Elle sollicite la confirmation du jugement lequel, sur le fondement des dispositions de l’article L 110-4 du code de commerce, énonce qu’en matière de manquements d’un prestataire de services d’investissement commis lors de la réception et de la transmission d’ordres pour le compte de tiers, le dommage se manifeste dès la passation de ces ordres, sauf pour le client à démontrer qu’il a légitimement pu ignorer ce dommage, que la procédure collective ouverte le 11 octobre 2010 est sans lien de causalité avec les fautes reprochées, que la banque est fondée à prétendre que le délai de prescription dépend de la date de passation de l’ordre et du dommage alors induit, ceci pour conclure qu’au cas particulier le délai de prescription quinquennale (non contesté) a été interrompu par l’assignation du 16 octobre 2014 de sorte que sont prescrites les demandes (visées dans son dispositif repris ci-avant) relatives aux ordres passés antérieurement au 16 octobre 2009.

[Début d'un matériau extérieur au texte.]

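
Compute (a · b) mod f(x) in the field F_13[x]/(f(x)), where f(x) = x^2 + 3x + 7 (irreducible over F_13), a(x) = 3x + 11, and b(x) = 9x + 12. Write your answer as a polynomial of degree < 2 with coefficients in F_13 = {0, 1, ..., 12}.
a · b ≡ 2x + 8 (mod f(x))

Multiply in F_13[x]: a(x)·b(x) = (3x + 11)·(9x + 12) = x^2 + 5x + 2. This has degree ≥ 2, so divide by f(x) over F_13: x^2 + 5x + 2 = (1)·(x^2 + 3x + 7) + (2x + 8). Hence a·b ≡ 2x + 8 (mod f). (F_13[x]/(f) is a field with 13^2 = 169 elements since f is irreducible of degree 2.)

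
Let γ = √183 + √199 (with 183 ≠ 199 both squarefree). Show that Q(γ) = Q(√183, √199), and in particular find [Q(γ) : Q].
[Q(γ) : Q] = 4 (equivalently, Q(γ) = Q(√183, √199))

Obviously Q(γ) ⊆ Q(√183, √199), and [Q(√183, √199):Q] = 4 (since 183, 199 are distinct squarefree integers > 1 with 36417 not a perfect square). To show equality we compute the minimal polynomial of γ. From γ = √183 + √199: γ^2 = 183 + 2√(36417) + 199 = 382 + 2√(36417), so γ^2 - 382 = 2√(36417); squaring, (γ^2 - 382)^2 = 4·36417, i.e. γ^4 - 764γ^2 + 145924 - 145668 = 0, i.e. γ^4 - 764γ^2 + 256 = 0. So γ is a root of x^4 - 764x^2 + 256. This polynomial is irreducible over Q: it has no rational root (each ±√183 ± √199 is irrational), and any factorization into two quadratics over Q would force √(36417) ∈ Q (pairing opposite roots) or √183, √199 ∈ Q (other pairings), all impossible. Hence [Q(γ):Q] = 4 = [Q(√183, √199):Q], so Q(γ) = Q(√183, √199).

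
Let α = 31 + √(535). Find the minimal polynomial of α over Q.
m_α(x) = x^2 - 62x + 426

From α - 31 = √(535), squaring gives (α - 31)^2 = 535, i.e. α^2 - 62α + 961 = 535, so α^2 - 62α + 426 = 0. The discriminant of x^2 - 62x + 426 is (-62)^2 - 4·(426) = 3844 - 1704 = 2140, and 4·(535) is not a perfect square in Q since 535 is squarefree and ≠ 1. Hence x^2 - 62x + 426 is irreducible over Q and is the minimal polynomial of α.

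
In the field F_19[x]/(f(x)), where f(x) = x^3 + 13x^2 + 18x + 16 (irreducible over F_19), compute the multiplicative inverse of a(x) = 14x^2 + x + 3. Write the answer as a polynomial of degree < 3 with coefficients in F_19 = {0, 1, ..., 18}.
a(x)^(-1) ≡ 18x^2 + 16x + 7 (mod f(x))

Since f is irreducible over F_19, F_19[x]/(f) is a field and a(x) ≠ 0 has an inverse. Apply the extended Euclidean algorithm to f(x) and a(x) in F_19[x]: f(x) = (15x + 8)·a(x) + (3x + 11);  a(x) = (11x + 17)·(3x + 11) + (6). The last nonzero remainder is the constant 6 = gcd(f, a) in F_19. Back-substituting through the division chain expresses 6 = s(x)·a(x) + t(x)·f(x) with s(x) ≡ 13x^2 + x + 4 (mod f), so (13x^2 + x + 4)·a(x) ≡ 6 (mod f). Multiplying by 6^(-1) ≡ 16 in F_19 gives a(x)^(-1) ≡ 16·(13x^2 + x + 4) ≡ 18x^2 + 16x + 7 (mod f). Check: (14x^2 + x + 3)·(18x^2 + 16x + 7) = 5x^4 + 14x^3 + 16x^2 + 17x + 2 ≡ 1 (mod x^3 + 13x^2 + 18x + 16).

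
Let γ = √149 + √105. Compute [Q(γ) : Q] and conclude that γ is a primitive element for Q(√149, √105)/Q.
[Q(γ) : Q] = 4 (equivalently, Q(γ) = Q(√149, √105))

Obviously Q(γ) ⊆ Q(√149, √105), and [Q(√149, √105):Q] = 4 (since 149, 105 are distinct squarefree integers > 1 with 15645 not a perfect square). To show equality we compute the minimal polynomial of γ. From γ = √149 + √105: γ^2 = 149 + 2√(15645) + 105 = 254 + 2√(15645), so γ^2 - 254 = 2√(15645); squaring, (γ^2 - 254)^2 = 4·15645, i.e. γ^4 - 508γ^2 + 64516 - 62580 = 0, i.e. γ^4 - 508γ^2 + 1936 = 0. So γ is a root of x^4 - 508x^2 + 1936. This polynomial is irreducible over Q: it has no rational root (each ±√149 ± √105 is irrational), and any factorization into two quadratics over Q would force √(15645) ∈ Q (pairing opposite roots) or √149, √105 ∈ Q (other pairings), all impossible. Hence [Q(γ):Q] = 4 = [Q(√149, √105):Q], so Q(γ) = Q(√149, √105).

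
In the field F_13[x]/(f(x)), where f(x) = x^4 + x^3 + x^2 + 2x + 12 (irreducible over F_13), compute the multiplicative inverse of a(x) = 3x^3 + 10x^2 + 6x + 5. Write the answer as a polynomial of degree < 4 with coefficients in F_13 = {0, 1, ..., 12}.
a(x)^(-1) ≡ 2x^3 + 10x + 1 (mod f(x))

Since f is irreducible over F_13, F_13[x]/(f) is a field and a(x) ≠ 0 has an inverse. Apply the extended Euclidean algorithm to f(x) and a(x) in F_13[x]: f(x) = (9x + 5)·a(x) + (x^2 + 5x);  a(x) = (3x + 8)·(x^2 + 5x) + (5x + 5);  (x^2 + 5x) = (8x + 6)·(5x + 5) + (9). The last nonzero remainder is the constant 9 = gcd(f, a) in F_13. Back-substituting through the division chain expresses 9 = s(x)·a(x) + t(x)·f(x) with s(x) ≡ 5x^3 + 12x + 9 (mod f), so (5x^3 + 12x + 9)·a(x) ≡ 9 (mod f). Multiplying by 9^(-1) ≡ 3 in F_13 gives a(x)^(-1) ≡ 3·(5x^3 + 12x + 9) ≡ 2x^3 + 10x + 1 (mod f). Check: (3x^3 + 10x^2 + 6x + 5)·(2x^3 + 10x + 1) = 6x^6 + 7x^5 + 3x^4 + 9x^3 + 5x^2 + 4x + 5 ≡ 1 (mod x^4 + x^3 + x^2 + 2x + 12).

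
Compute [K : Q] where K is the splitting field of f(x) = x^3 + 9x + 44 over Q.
[K : Q] = 6

By the rational root test, any rational root of the monic integer polynomial f(x) = x^3 + 9x + 44 must be an integer dividing the constant term 44, i.e. one of ±{1, 2, 4, 11, 22, 44}. Evaluating: f(1) = 54, f(-1) = 34, f(2) = 70, f(-2) = 18, f(4) = 144, f(-4) = -56, f(11) = 1474, f(-11) = -1386, f(22) = 10890, f(-22) = -10802, f(44) = 85624, f(-44) = -85536; none is 0, so f has no rational root and is therefore irreducible over Q (a cubic with no linear factor over a field is irreducible). For an irreducible cubic, the Galois group is A_3 or S_3 according as the discriminant disc(f) = -4a^3 - 27b^2 = -4·(9)^3 - 27·(44)^2 = -55188 is or is not a square in Q. Here disc(f) = -55188 is not a perfect square in Q, so the Galois group of f over Q is not contained in A_3 and must be all of S_3. The splitting field has degree |S_3| = 6 over Q, so [K : Q] = 6.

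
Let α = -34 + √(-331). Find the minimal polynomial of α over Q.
m_α(x) = x^2 + 68x + 1487

From α + 34 = √(-331), squaring gives (α + 34)^2 = -331, i.e. α^2 + 68α + 1156 = -331, so α^2 + 68α + 1487 = 0. The discriminant of x^2 + 68x + 1487 is (68)^2 - 4·(1487) = 4624 - 5948 = -1324, and 4·(-331) is not a perfect square in Q since -331 is squarefree and ≠ 1. Hence x^2 + 68x + 1487 is irreducible over Q and is the minimal polynomial of α.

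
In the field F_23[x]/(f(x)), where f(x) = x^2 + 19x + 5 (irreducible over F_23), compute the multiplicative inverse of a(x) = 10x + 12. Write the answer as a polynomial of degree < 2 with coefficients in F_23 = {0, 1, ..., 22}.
a(x)^(-1) ≡ 11x + 21 (mod f(x))

Since f is irreducible over F_23, F_23[x]/(f) is a field and a(x) ≠ 0 has an inverse. Apply the extended Euclidean algorithm to f(x) and a(x) in F_23[x]: f(x) = (7x + 5)·a(x) + (14). The last nonzero remainder is the constant 14 = gcd(f, a) in F_23. Back-substituting through the division chain expresses 14 = s(x)·a(x) + t(x)·f(x) with s(x) ≡ 16x + 18 (mod f), so (16x + 18)·a(x) ≡ 14 (mod f). Multiplying by 14^(-1) ≡ 5 in F_23 gives a(x)^(-1) ≡ 5·(16x + 18) ≡ 11x + 21 (mod f). Check: (10x + 12)·(11x + 21) = 18x^2 + 20x + 22 ≡ 1 (mod x^2 + 19x + 5).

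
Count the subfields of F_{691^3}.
F_{691^3} has 2 subfields

The subfields of F_{p^n} are exactly the fields F_{p^d} for d | n (each is the fixed field of the unique index-d subgroup of Gal(F_{p^n}/F_p) ≅ Z/nZ). The divisors of n = 3 are {1, 3}, giving 2 subfields: F_{691^1}, F_{691^3}.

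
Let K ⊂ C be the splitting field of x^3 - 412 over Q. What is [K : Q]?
[K : Q] = 6

The roots of x^3 - 412 are ∛412, ω∛412, ω^2∛412 where ω = e^(2πi/3) is a primitive cube root of unity, so K = Q(∛412, ω). Now [Q(∛412):Q] = 3 (since 412 is not a perfect cube, x^3 - 412 is irreducible) and [Q(ω):Q] = 2. Both 2 and 3 divide [K:Q], and [K:Q] ≤ 3·2 = 6, so [K:Q] = 6. (Equivalently: Q(∛412) ⊂ R but ω ∉ R, so [K : Q(∛412)] = 2.)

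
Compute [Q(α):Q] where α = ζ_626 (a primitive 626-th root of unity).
[Q(α):Q] = 312

The minimal polynomial of ζ_626 over Q is the 626-th cyclotomic polynomial Φ_626(x), which is irreducible over Q and has degree φ(626) = 312. Hence [Q(α):Q] = φ(626) = 312.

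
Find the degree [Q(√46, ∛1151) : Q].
[Q(√46, ∛1151) : Q] = 6

Let L = Q(√46, ∛1151). Since Q(√46) ⊂ L and [Q(√46):Q] = 2, the tower law gives 2 | [L:Q]. Likewise Q(∛1151) ⊂ L with [Q(∛1151):Q] = 3 (because 1151 is not a perfect cube), so 3 | [L:Q]. As gcd(2,3) = 1, [L:Q] is divisible by 6. Conversely L is generated over Q by √46 and ∛1151, so [L:Q] ≤ 2·3 = 6. Therefore [Q(√46, ∛1151) : Q] = 6.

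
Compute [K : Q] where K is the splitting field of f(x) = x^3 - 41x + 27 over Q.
[K : Q] = 6

By the rational root test, any rational root of the monic integer polynomial f(x) = x^3 - 41x + 27 must be an integer dividing the constant term 27, i.e. one of ±{1, 3, 9, 27}. Evaluating: f(1) = -13, f(-1) = 67, f(3) = -69, f(-3) = 123, f(9) = 387, f(-9) = -333, f(27) = 18603, f(-27) = -18549; none is 0, so f has no rational root and is therefore irreducible over Q (a cubic with no linear factor over a field is irreducible). For an irreducible cubic, the Galois group is A_3 or S_3 according as the discriminant disc(f) = -4a^3 - 27b^2 = -4·(-41)^3 - 27·(27)^2 = 256001 is or is not a square in Q. Here disc(f) = 256001 is not a perfect square in Q, so the Galois group of f over Q is not contained in A_3 and must be all of S_3. The splitting field has degree |S_3| = 6 over Q, so [K : Q] = 6.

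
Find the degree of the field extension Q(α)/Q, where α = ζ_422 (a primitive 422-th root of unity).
[Q(α):Q] = 210

The minimal polynomial of ζ_422 over Q is the 422-th cyclotomic polynomial Φ_422(x), which is irreducible over Q and has degree φ(422) = 210. Hence [Q(α):Q] = φ(422) = 210.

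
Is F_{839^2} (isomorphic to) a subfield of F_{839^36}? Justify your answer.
Yes: F_{839^2} is a subfield of F_{839^36}

F_{p^m} embeds in F_{p^n} iff m | n (since F_{p^n} is the splitting field of x^(p^n) - x, and F_{p^m} ⊂ F_{p^n} forces p^n to be a power of p^m, i.e. m | n; conversely if m | n then every root of x^(p^m) - x is a root of x^(p^n) - x). Here 2 | 36 (since 36 = 18·2), so F_{839^2} is a subfield of F_{839^36}, and [F_{839^36} : F_{839^2}] = 36/2 = 18.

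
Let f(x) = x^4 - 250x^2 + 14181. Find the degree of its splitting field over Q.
[K : Q] = 4

Solving the quadratic in x^2: x^2 = (250 ± √(250^2 - 4·14181))/2 = (250 ± √5776)/2 = (250 ± 76)/2, giving x^2 = 163 or x^2 = 87. So f(x) = (x^2 - 163)(x^2 - 87) and the roots of f are ±√163, ±√87. Hence the splitting field is K = Q(√163, √87). Since 163 and 87 are distinct squarefree integers > 1, their product 14181 is not a perfect square, so √87 ∉ Q(√163). By the tower law [K:Q] = [Q(√163,√87):Q(√163)] · [Q(√163):Q] = 2 · 2 = 4.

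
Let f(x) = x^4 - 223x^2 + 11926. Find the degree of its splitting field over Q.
[K : Q] = 4

Solving the quadratic in x^2: x^2 = (223 ± √(223^2 - 4·11926))/2 = (223 ± √2025)/2 = (223 ± 45)/2, giving x^2 = 134 or x^2 = 89. So f(x) = (x^2 - 134)(x^2 - 89) and the roots of f are ±√134, ±√89. Hence the splitting field is K = Q(√134, √89). Since 134 and 89 are distinct squarefree integers > 1, their product 11926 is not a perfect square, so √89 ∉ Q(√134). By the tower law [K:Q] = [Q(√134,√89):Q(√134)] · [Q(√134):Q] = 2 · 2 = 4.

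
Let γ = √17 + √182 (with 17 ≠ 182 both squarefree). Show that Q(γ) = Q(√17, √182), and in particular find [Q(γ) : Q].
[Q(γ) : Q] = 4 (equivalently, Q(γ) = Q(√17, √182))

Obviously Q(γ) ⊆ Q(√17, √182), and [Q(√17, √182):Q] = 4 (since 17, 182 are distinct squarefree integers > 1 with 3094 not a perfect square). To show equality we compute the minimal polynomial of γ. From γ = √17 + √182: γ^2 = 17 + 2√(3094) + 182 = 199 + 2√(3094), so γ^2 - 199 = 2√(3094); squaring, (γ^2 - 199)^2 = 4·3094, i.e. γ^4 - 398γ^2 + 39601 - 12376 = 0, i.e. γ^4 - 398γ^2 + 27225 = 0. So γ is a root of x^4 - 398x^2 + 27225. This polynomial is irreducible over Q: it has no rational root (each ±√17 ± √182 is irrational), and any factorization into two quadratics over Q would force √(3094) ∈ Q (pairing opposite roots) or √17, √182 ∈ Q (other pairings), all impossible. Hence [Q(γ):Q] = 4 = [Q(√17, √182):Q], so Q(γ) = Q(√17, √182).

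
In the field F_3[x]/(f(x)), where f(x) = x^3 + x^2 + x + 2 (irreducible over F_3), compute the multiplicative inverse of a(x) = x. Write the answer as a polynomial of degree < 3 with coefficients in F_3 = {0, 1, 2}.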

Elle critique l’argumentation adverse tendant à voir fixer le point de départ de la prescription au 23 décembre 2010, jour de la radiation des actions, en invoquant le défaut de lien entre les manquements incriminés et la perte de valeur des titres et en faisant valoir, par ailleurs, que l’effet suspensif de la médiation ne peut non plus être invoqué en l’espèce.

En réplique, les investisseurs appelants reprochent au tribunal de ne pas avoir tiré les conséquences de ses propres constatations et d’avoir déclaré prescrites les demandes de monsieur [S] [RW], des trois consorts [JT], de messieurs [ZD] et [VM] ainsi que de la société Pic Holding qui ont passé des ordres postérieurement au 16 octobre 2009 alors que, selon eux, ‘le dommage subi par ces appelants – défaut d’information et de mise en garde de Boursorama – a continué à perdurer après le 16 octobre 2009″.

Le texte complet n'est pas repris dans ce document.